Quando comecei a voar na Varig, em 1986,
recebíamos duas malas, uma média que era usada nos voos domésticos e que
carregávamos na cabine e uma outra,
grande, que era usada nos voos internacionais e viajava no porão de bagagens do
avião. Eram malas robustas, de madeira,
pintadas de azul com o logo da Varig e o interior forrado de tecido. Alguns
anos depois, além da média e grande, surgiu uma versão pequena, que chamávamos
de “pochetinha”, sendo que nenhuma delas era equipada com rodinhas, novidade
que surgiu no final da década de 80. O que tínhamos e era usado principalmente
na aviação internacional, eram os carrinhos de malas; Continental I,
Continental II, Concorde e outras versões que, apesar do monta e desmonta, eram
a salvação.
Tripulante carrega cada tranqueira na mala!
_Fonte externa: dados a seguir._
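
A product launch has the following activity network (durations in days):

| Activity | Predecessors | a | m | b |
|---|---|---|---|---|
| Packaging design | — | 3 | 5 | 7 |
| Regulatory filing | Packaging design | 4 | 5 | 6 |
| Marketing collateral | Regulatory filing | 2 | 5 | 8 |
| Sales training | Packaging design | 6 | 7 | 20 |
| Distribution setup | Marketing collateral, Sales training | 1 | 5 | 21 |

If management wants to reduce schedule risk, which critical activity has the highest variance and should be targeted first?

Distribution setup

te_Packaging design = (3 + 4·5 + 7)/6 = 30/6 = 5; σ²_Packaging design = ((7−3)/6)² = 0.444
te_Regulatory filing = (4 + 4·5 + 6)/6 = 30/6 = 5; σ²_Regulatory filing = ((6−4)/6)² = 0.111
te_Marketing collateral = (2 + 4·5 + 8)/6 = 30/6 = 5; σ²_Marketing collateral = ((8−2)/6)² = 1.000
te_Sales training = (6 + 4·7 + 20)/6 = 54/6 = 9; σ²_Sales training = ((20−6)/6)² = 5.444
te_Distribution setup = (1 + 4·5 + 21)/6 = 42/6 = 7; σ²_Distribution setup = ((21−1)/6)² = 11.111

Forward pass:
ES_Packaging design = 0; EF_Packaging design = 5
ES_Regulatory filing = 5; EF_Regulatory filing = 5+5 = 10
ES_Marketing collateral = 10; EF_Marketing collateral = 10+5 = 15
ES_Sales training = 5; EF_Sales training = 5+9 = 14
ES_Distribution setup = max(EF_Marketing collateral=15, EF_Sales training=14) = 15; EF_Distribution setup = 15+7 = 22
Expected project duration μ = 22 days. Critical path: Packaging design → Regulatory filing → Marketing collateral → Distribution setup.

Variances on critical path: σ²_Packaging design=0.444, σ²_Regulatory filing=0.111, σ²_Marketing collateral=1.000, σ²_Distribution setup=11.111.
Largest is σ²_Distribution setup = 11.111.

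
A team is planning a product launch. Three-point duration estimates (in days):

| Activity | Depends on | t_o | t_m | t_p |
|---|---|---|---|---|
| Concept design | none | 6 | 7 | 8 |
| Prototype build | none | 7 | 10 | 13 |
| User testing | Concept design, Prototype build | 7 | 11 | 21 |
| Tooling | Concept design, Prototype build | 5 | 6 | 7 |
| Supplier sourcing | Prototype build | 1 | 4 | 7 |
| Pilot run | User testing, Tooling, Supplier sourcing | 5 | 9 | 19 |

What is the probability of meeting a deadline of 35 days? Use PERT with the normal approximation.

0.808

te_Concept design = (6 + 4·7 + 8)/6 = 42/6 = 7; σ²_Concept design = ((8−6)/6)² = 0.111
te_Prototype build = (7 + 4·10 + 13)/6 = 60/6 = 10; σ²_Prototype build = ((13−7)/6)² = 1.000
te_User testing = (7 + 4·11 + 21)/6 = 72/6 = 12; σ²_User testing = ((21−7)/6)² = 5.444
te_Tooling = (5 + 4·6 + 7)/6 = 36/6 = 6; σ²_Tooling = ((7−5)/6)² = 0.111
te_Supplier sourcing = (1 + 4·4 + 7)/6 = 24/6 = 4; σ²_Supplier sourcing = ((7−1)/6)² = 1.000
te_Pilot run = (5 + 4·9 + 19)/6 = 60/6 = 10; σ²_Pilot run = ((19−5)/6)² = 5.444

Forward pass:
ES_Concept design = 0; EF_Concept design = 7
ES_Prototype build = 0; EF_Prototype build = 10
ES_User testing = max(EF_Concept design=7, EF_Prototype build=10) = 10; EF_User testing = 10+12 = 22
ES_Tooling = max(EF_Concept design=7, EF_Prototype build=10) = 10; EF_Tooling = 10+6 = 16
ES_Supplier sourcing = 10; EF_Supplier sourcing = 10+4 = 14
ES_Pilot run = max(EF_User testing=22, EF_Tooling=16, EF_Supplier sourcing=14) = 22; EF_Pilot run = 22+10 = 32
Expected project duration μ = 32 days. Critical path: Prototype build → User testing → Pilot run.

Variance along critical path = 1.000 + 5.444 + 5.444 = 11.889; σ = √11.889 = 3.448 days.
Z = (35 − 32) / 3.448 = 0.870
P(T ≤ 35) = Φ(0.870) ≈ 0.808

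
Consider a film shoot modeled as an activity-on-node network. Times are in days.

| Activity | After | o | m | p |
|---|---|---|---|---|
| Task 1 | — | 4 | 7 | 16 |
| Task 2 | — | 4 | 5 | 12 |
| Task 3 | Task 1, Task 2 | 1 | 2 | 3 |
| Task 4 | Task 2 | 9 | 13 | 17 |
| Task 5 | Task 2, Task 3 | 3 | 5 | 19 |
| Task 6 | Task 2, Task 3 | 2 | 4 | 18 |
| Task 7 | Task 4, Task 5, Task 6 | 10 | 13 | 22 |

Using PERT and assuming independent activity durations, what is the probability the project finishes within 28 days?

te_Task 1 = (4 + 4·7 + 16)/6 = 48/6 = 8; σ²_Task 1 = ((16−4)/6)² = 4.000
te_Task 2 = (4 + 4·5 + 12)/6 = 36/6 = 6; σ²_Task 2 = ((12−4)/6)² = 1.778
te_Task 3 = (1 + 4·2 + 3)/6 = 12/6 = 2; σ²_Task 3 = ((3−1)/6)² = 0.111
te_Task 4 = (9 + 4·13 + 17)/6 = 78/6 = 13; σ²_Task 4 = ((17−9)/6)² = 1.778
te_Task 5 = (3 + 4·5 + 19)/6 = 42/6 = 7; σ²_Task 5 = ((19−3)/6)² = 7.111
te_Task 6 = (2 + 4·4 + 18)/6 = 36/6 = 6; σ²_Task 6 = ((18−2)/6)² = 7.111
te_Task 7 = (10 + 4·13 + 22)/6 = 84/6 = 14; σ²_Task 7 = ((22−10)/6)² = 4.000

Forward pass:
ES_Task 1 = 0; EF_Task 1 = 8
ES_Task 2 = 0; EF_Task 2 = 6
ES_Task 3 = max(EF_Task 1=8, EF_Task 2=6) = 8; EF_Task 3 = 8+2 = 10
ES_Task 4 = 6; EF_Task 4 = 6+13 = 19
ES_Task 5 = max(EF_Task 2=6, EF_Task 3=10) = 10; EF_Task 5 = 10+7 = 17
ES_Task 6 = max(EF_Task 2=6, EF_Task 3=10) = 10; EF_Task 6 = 10+6 = 16
ES_Task 7 = max(EF_Task 4=19, EF_Task 5=17, EF_Task 6=16) = 19; EF_Task 7 = 19+14 = 33
Expected project duration μ = 33 days. Critical path: Task 2 → Task 4 → Task 7.

Variance along critical path = 1.778 + 1.778 + 4.000 = 7.556; σ = √7.556 = 2.749 days.
Z = (28 − 33) / 2.749 = -1.819
P(T ≤ 28) = Φ(-1.819) ≈ 0.034

0.034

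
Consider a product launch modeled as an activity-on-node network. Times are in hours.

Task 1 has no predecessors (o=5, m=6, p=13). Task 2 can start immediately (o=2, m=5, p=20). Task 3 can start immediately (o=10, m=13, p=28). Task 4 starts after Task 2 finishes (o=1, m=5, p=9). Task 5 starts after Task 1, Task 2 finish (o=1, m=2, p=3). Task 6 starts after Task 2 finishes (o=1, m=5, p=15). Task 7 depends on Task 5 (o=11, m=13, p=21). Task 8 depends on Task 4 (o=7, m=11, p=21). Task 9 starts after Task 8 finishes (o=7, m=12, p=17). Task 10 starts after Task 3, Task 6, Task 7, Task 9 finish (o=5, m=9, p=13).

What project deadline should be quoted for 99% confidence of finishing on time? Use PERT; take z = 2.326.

55.6 hours

te_Task 1 = (5 + 4·6 + 13)/6 = 42/6 = 7; σ²_Task 1 = ((13−5)/6)² = 1.778
te_Task 2 = (2 + 4·5 + 20)/6 = 42/6 = 7; σ²_Task 2 = ((20−2)/6)² = 9.000
te_Task 3 = (10 + 4·13 + 28)/6 = 90/6 = 15; σ²_Task 3 = ((28−10)/6)² = 9.000
te_Task 4 = (1 + 4·5 + 9)/6 = 30/6 = 5; σ²_Task 4 = ((9−1)/6)² = 1.778
te_Task 5 = (1 + 4·2 + 3)/6 = 12/6 = 2; σ²_Task 5 = ((3−1)/6)² = 0.111
te_Task 6 = (1 + 4·5 + 15)/6 = 36/6 = 6; σ²_Task 6 = ((15−1)/6)² = 5.444
te_Task 7 = (11 + 4·13 + 21)/6 = 84/6 = 14; σ²_Task 7 = ((21−11)/6)² = 2.778
te_Task 8 = (7 + 4·11 + 21)/6 = 72/6 = 12; σ²_Task 8 = ((21−7)/6)² = 5.444
te_Task 9 = (7 + 4·12 + 17)/6 = 72/6 = 12; σ²_Task 9 = ((17−7)/6)² = 2.778
te_Task 10 = (5 + 4·9 + 13)/6 = 54/6 = 9; σ²_Task 10 = ((13−5)/6)² = 1.778

Forward pass:
ES_Task 1 = 0; EF_Task 1 = 7
ES_Task 2 = 0; EF_Task 2 = 7
ES_Task 3 = 0; EF_Task 3 = 15
ES_Task 4 = 7; EF_Task 4 = 7+5 = 12
ES_Task 5 = max(EF_Task 1=7, EF_Task 2=7) = 7; EF_Task 5 = 7+2 = 9
ES_Task 6 = 7; EF_Task 6 = 7+6 = 13
ES_Task 7 = 9; EF_Task 7 = 9+14 = 23
ES_Task 8 = 12; EF_Task 8 = 12+12 = 24
ES_Task 9 = 24; EF_Task 9 = 24+12 = 36
ES_Task 10 = max(EF_Task 3=15, EF_Task 6=13, EF_Task 7=23, EF_Task 9=36) = 36; EF_Task 10 = 36+9 = 45
Expected project duration μ = 45 hours. Critical path: Task 2 → Task 4 → Task 8 → Task 9 → Task 10.

Variance along critical path = 9.000 + 1.778 + 5.444 + 2.778 + 1.778 = 20.778; σ = 4.558 hours.
D = μ + z·σ = 45 + 2.326·4.558 = 55.6 hours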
Já vi colegas levarem álbuns de
fotografias, patins, pesos para exercício, livros para estudo, material de
costura/crochê, roupas que com certeza não serão usadas, baralho, tubos enormes
de desodorante e xampu e até “brinquedinhos” eróticos. Recentemente voei com um
casal de comissários que carregavam o próprio lençol de cama, pois diziam que
já tinham tido problemas com lençóis contaminados. Atualmente muitos destes
itens foram agregados ao computador que virou mais uma tralha na mala, lógico
que acompanhado dos fios, extensões, adaptadores, memórias, etc.
Quando voava o Electra na Ponte Aérea, a
mala estava sempre leve pois carregava apenas um pulôver e uma pequena
nécessaire, já que não havia pernoites. Mais tarde, voando o Airbus A-300 isso
mudou. Passei a carregar algumas tralhas na mala. Com voos de cinco dias para
Fortaleza e Manaus, eu carregava meu walkman, umas três ou quatro fitas
cassetes e mais um par de autofalantes para ouvir música no quarto do hotel.
Algumas vezes carregava raquetinhas de
frescobol, além dos óculos de natação. Na Varig havia uma certa rigidez quanto
a padronização das malas e carregar sacolas não era permitido. Mas voando o
Airbus onde a maioria dos comandantes eram oriundos da Cruzeiro do Sul, esta
rigidez não existia e eles carregavam , além da mala, uma sacola com o logo da
Cruzeiro que eles chamavam de “xepa”. Pois eu tratei de comprar uma sacola azul
com o logo da Varig e meus problemas acabaram; dava para carregar tudo e ainda
sobrava espaço para a castanha de caju, a garrafa d’agua, o jornal, as boas
compras da Zona Franca de Manaus e as “pilhas” geladas, que eram as latinhas de
cerveja que levávamos para o pernoite.
Certa vez,
num pernoite em Curitiba, combinei de sair à noite com o copiloto para
tomarmos uma cervejinha. No horário combinado eu liguei para ele, que
disse estar um pouco enrolado e para eu dar um pulo no quarto dele. Lá chegando
eu vi sobre a cama um tabuleiro de Gamão e achei incomum, o tipo de tralha que
eu ainda não tinha visto. O Assis me explicou que o jogo era da filha dele, que
ela estava insistindo para ele levar nos pernoites e aprender a jogar. Perguntou
se eu sabia jogar e diante de um oponente que dizia estar aprendendo, eu logo disse que sim, que era fera no gamão! - Pois então antes de sairmos vamos fazer um
joguinho, assim eu posso aprender melhor os movimentos do gamão. – propôs
ele.
O Assis disse que tínhamos que apostar
algo para dar mais emoção ao jogo, nem que fosse a rodada de chopp. Meu avô já
dizia: eu teimo mas não aposto! Mas um
chopp não haveria de fazer mal apostar. No primeiro jogo ele deu sorte nos
dados e ganhou. Na segunda eu tive azar e ele venceu novamente. No gamão o
valor das apostas podem ser dobrados e até quadruplicados, assim ao final da
segunda partida eu já estrava devendo algumas canecas para o Assis. Vamos mais
uma, desta vez a sorte vem para o meu lado! Não teve jeito,
fui derrotado mais uma vez. Foi quando o Assis não aguentou e revelou a farsa:
ele era fera no gamão, ranqueado com vários títulos e profundo conhecedor, não
apenas das técnicas do jogo, mas também da história e filosofia do gamão. Como
eu pude cair neste golpe? Perguntou ele. Ele jamais carregaria um tabuleiro
daquele tamanho se ele não soubesse jogar.
Ele contou que vários outros comandantes já
haviam caído no golpe do gamão. O Assis é um cara sensacional e minha dívida
foi fácil de ser equacionada pois troquei chopp por decolagens e pousos. Nos
dois dias seguintes de nossa programação, só ele pousou e decolou o 737.